Chemical Composition

class ursgal.ChemicalComposition(sequence=None, aa_compositions=None, isotopic_distributions=None, monosaccharide_compositions=None)

Chemical composition class. The actual sequence or formula can be reset using the add function.

Keyword Arguments:
 
  • sequence (str) – Peptide or chemical formula sequence
  • aa_compositions (Optional[dict]) – amino acid compositions
  • isotopic_distributions (Optional[dict]) – isotopic distributions

Keyword argument examples:

sequence - Currently this can for example be::
[ ‘+H2O2H2-OH’, ‘+{0}’.format(‘H2O’), ‘{peptide}’.format(pepitde=’ELVISLIVES’), ‘{peptide}+{0}’.format(‘PO3’, peptide=’ELVISLIVES’), ‘{peptide}#{unimod}:{pos}’.format( peptide = ‘ELVISLIVES’, unimod = ‘Oxidation’, pos = 1 ) ]
Examples::
>>> c = ursgal.ChemicalComposition()
>>> c.use("ELVISLIVES#Acetyl:1")
>>> c.hill_notation()
'C52H90N10O18'
>>> c.hill_notation_unimod()
'C(52)H(90)N(10)O(18)'
>>> c
{'O': 18, 'H': 90, 'C': 52, 'N': 10}
>>> c.composition_of_mod_at_pos[1]
defaultdict(<class 'int'>, {'O': 1, 'H': 2, 'C': 2})
>>> c.composition_of_aa_at_pos[1]
{'O': 3, 'H': 7, 'C': 5, 'N': 1}
>>> c.composition_at_pos[1]
defaultdict(<class 'int'>, {'O': 4, 'H': 9, 'C': 7, 'N': 1})
>>> c = ursgal.ChemicalComposition('+H2O2H2')
>>> c
{'O': 2, 'H': 4}
>>> c.subtract_chemical_formula('H3')
>>> c
{'O': 2, 'H': 1}

Note

We did not include mass calculation, since pyQms will calculate masses much more accurately using unimod and other element enrichments.

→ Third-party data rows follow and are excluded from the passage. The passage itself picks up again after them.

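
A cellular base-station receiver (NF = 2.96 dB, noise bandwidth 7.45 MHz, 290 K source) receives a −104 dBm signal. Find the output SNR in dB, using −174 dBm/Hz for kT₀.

−1.7 dB

Noise floor: N = −174 + 10 log₁₀(B) + NF
10 log₁₀(7.45×10⁶) = 68.72 dB
N = −174 + 68.72 + 2.96 = −102.32 dBm
SNR = P_sig − N = −104 − (−102.32) = −1.68 dB → −1.7 dB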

add_chemical_formula(chemical_formula, factor=1)

Adds chemical formula to the instance

Parameters:chemical_formula (str) – chemical composition given as Hill notation
Keyword Arguments:
 factor (int) – multiplication factor to add the same chemical formula multiple times
add_glycan(glycan)

Adds a glycan to the instance.

Parameters:glycan (str) – sequence of monosaccharides given in unimod format, e.g.: HexNAc(2)Hex(3)dHex(1)Pent(1), available monosaccharides are listed in chemical_composition_kb
add_peptide(peptide)

Adds peptide sequence to the instance

clear()

Resets all lookup dictionaries and self

One class instance can be used analysing a series of sequences, thereby avoiding class instantiation overhead

composition_at_pos = None

chemical composition at given peptide position incl modifications (if peptide sequence was used as input or using the use function)

Note

Numbering starts at position 1, since all PSM search engines use this nomenclature.

Type:dict
composition_of_aa_at_pos = None

chemical composition of amino acid at given peptide position (if peptide sequence was used as input or using the use function)

Note

Numbering starts at position 1, since all PSM search engines use this nomenclature.

Type:dict
composition_of_mod_at_pos = None

chemical composition of unimod modifications at given position (if peptide sequence was used as input or using the use function)

Note

Numbering starts at position 1, since all PSM search engines use this nomenclature.

Type:dict
hill_notation(include_ones=False, cc=None)

Formats chemical composition into Hill notation string.

Parameters:cc (dict, optional) – can format other element dicts as well.
Returns:
Hill notation format of self.
For examples::
C50H88N10O17
Return type:str
hill_notation_unimod(cc=None)

Formats chemical composition into Hill notation string adding unimod features.

Parameters:cc (dict, optional) – can format other element dicts as well.
Returns:
Hill notation format including unimod format rules of self.
For example::
C(50)H(88)N(10)O(17)
Return type:str
subtract_chemical_formula(chemical_formula, factor=1)

Subtract chemical formula from instance

Parameters:chemical_formula (str) – chemical composition given as Hill notation
Keyword Arguments:
 factor (int) – multiplication factor to add the same chemical formula multiple times
subtract_peptide(peptide)

Subtract peptide from instance

use(sequence)

Re-initialize the class with a new sequence

This is helpful if one wants to use the same class instance for multiple sequence since it remove class instantiation overhead.

Parameters:sequence (str) – See top for possible input formats.